Archiver > GENEALOGY-DNA > 2010-02 > 1265344550

From: Bonnie Schrack <>
Subject: Re: [DNA] Identifying Genetic Traces of Historical Expansions:,Phoenician Footprints in the Mediterranean
Date: Fri, 05 Feb 2010 04:35:50 -0000

Dienekes wrote of:
> the unfortunate fact that
> even a well-funded project is still bothering with the same level of
> phylogenetic resolution (J2/E3b) that was the state of the art eight
> years ago, and is treating 7-marker haplotypes found all over Europe
> and Asia as evidence of "Phoenicians".

Exactly, I couldn't agree more! Of course we'd love to know more about
the Phoenicians, but I find this study unconvincing -- there are the
beginnings of some suggestive findings here, but nothing conclusive,
largely because of the terribly low phylogenetic resolution, as there
were so few STR and SNP markers tested. Also, there seems to be some
confusion in the organization of their phylogenetic tree and
nomenclature. What a shame that the renowned Genographic Project
couldn't do any better than this.

Yes, it is great to have the data, though they are minimal haplotypes,
because they give us a large number of samples from groups on which we
need much more data. IF ONLY they had made it reasonably clear exactly
which SNPs each sample was tested for and what the results were.
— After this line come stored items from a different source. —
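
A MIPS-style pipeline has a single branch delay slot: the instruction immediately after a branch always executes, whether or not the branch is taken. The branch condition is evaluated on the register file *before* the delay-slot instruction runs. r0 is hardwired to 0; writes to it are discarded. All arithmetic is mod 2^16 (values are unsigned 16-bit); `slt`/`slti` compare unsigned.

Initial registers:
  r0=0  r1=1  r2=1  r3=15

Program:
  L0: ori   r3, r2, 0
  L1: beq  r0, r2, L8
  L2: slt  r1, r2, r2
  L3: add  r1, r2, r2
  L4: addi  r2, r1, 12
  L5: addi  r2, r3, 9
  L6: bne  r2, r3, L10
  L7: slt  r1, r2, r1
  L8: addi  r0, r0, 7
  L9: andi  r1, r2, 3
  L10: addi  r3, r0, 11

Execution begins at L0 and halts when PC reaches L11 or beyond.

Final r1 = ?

0

PC=0  ori   r3, r2, 0        | r0=0 r1=1 r2=1 r3=1
PC=1  beq  r0, r2, L8        | r0=0 r1=1 r2=1 r3=1  [not taken]
PC=2  slt  r1, r2, r2        | r0=0 r1=0 r2=1 r3=1
PC=3  add  r1, r2, r2        | r0=0 r1=2 r2=1 r3=1
PC=4  addi  r2, r1, 12       | r0=0 r1=2 r2=14 r3=1
PC=5  addi  r2, r3, 9        | r0=0 r1=2 r2=10 r3=1
PC=6  bne  r2, r3, L10       | r0=0 r1=2 r2=10 r3=1  [TAKEN]
PC=7  slt  r1, r2, r1        | r0=0 r1=0 r2=10 r3=1
PC=10 addi  r3, r0, 11       | r0=0 r1=0 r2=10 r3=11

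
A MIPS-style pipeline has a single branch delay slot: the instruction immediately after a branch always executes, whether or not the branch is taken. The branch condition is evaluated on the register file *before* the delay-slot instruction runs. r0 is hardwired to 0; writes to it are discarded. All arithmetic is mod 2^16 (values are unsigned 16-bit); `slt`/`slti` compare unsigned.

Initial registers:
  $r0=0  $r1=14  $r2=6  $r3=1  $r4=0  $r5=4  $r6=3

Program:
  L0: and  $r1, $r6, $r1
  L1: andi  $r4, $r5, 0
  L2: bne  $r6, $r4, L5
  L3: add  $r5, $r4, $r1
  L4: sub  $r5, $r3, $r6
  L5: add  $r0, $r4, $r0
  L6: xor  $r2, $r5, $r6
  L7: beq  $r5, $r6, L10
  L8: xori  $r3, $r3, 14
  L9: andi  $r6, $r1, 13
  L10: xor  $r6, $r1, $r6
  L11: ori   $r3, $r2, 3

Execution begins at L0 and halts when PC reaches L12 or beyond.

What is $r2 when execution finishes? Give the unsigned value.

1

#0 and  $r1, $r6, $r1 ; 0/2/6/1/0/4/3
#1 andi  $r4, $r5, 0 ; 0/2/6/1/0/4/3
#2 bne  $r6, $r4, L5 ; 0/2/6/1/0/4/3 ; →target
#3 add  $r5, $r4, $r1 ; 0/2/6/1/0/2/3
#5 add  $r0, $r4, $r0 ; 0/2/6/1/0/2/3
#6 xor  $r2, $r5, $r6 ; 0/2/1/1/0/2/3
#7 beq  $r5, $r6, L10 ; 0/2/1/1/0/2/3 ; →fallthru
#8 xori  $r3, $r3, 14 ; 0/2/1/15/0/2/3
#9 andi  $r6, $r1, 13 ; 0/2/1/15/0/2/0
#10 xor  $r6, $r1, $r6 ; 0/2/1/15/0/2/2
#11 ori   $r3, $r2, 3 ; 0/2/1/3/0/2/2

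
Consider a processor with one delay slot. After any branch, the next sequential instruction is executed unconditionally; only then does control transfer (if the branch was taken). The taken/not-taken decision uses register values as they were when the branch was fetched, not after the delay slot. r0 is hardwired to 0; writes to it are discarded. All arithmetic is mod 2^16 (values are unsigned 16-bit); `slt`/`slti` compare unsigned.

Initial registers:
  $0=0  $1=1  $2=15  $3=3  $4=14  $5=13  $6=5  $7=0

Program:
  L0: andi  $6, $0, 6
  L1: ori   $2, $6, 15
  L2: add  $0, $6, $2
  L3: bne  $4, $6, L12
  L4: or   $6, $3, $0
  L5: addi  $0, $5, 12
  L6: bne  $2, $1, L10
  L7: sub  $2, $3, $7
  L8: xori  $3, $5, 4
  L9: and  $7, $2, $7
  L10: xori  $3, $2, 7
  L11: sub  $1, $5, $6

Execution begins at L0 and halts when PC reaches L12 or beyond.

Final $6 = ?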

The labels for the J2 clades are completely unclear. What does J2a
refer to? The paper says they are using the same set of haplogroup
definitions as in Zalloua's 2008 paper on Lebanon. In that tree, J2a is
supposed to be defined by M47, a rare SNP which has never been found in
any substantial number of samples before. Yet there are considerable
numbers of their samples labeled "J2a." Could it be that the newer
meaning of J2a, that is, M410+, is being used, without acknowledgement
of the change? Also there are indecipherable clade names such as
"J2/-f*(xJ2f1)" and "J2/-f1*(xJ2f1a)", which, counterintuitively, seem
to signify groups defined by M410 and M67, respectively, though this
does not agree with the structure of either YCC or ISOGG's current or
former trees.

It would be valuable for someone to write to the corresponding author,
Chris Tyler-Smith, and ask for clarification of the haplogroup labeling.
I would like to, but a great deal is on my plate right now -- if
anyone wanted to get a joint message together, I'd be happy to add my
name. Experts in other haplogroups may want to contribute something
here about any questions that need to be asked regarding those groups.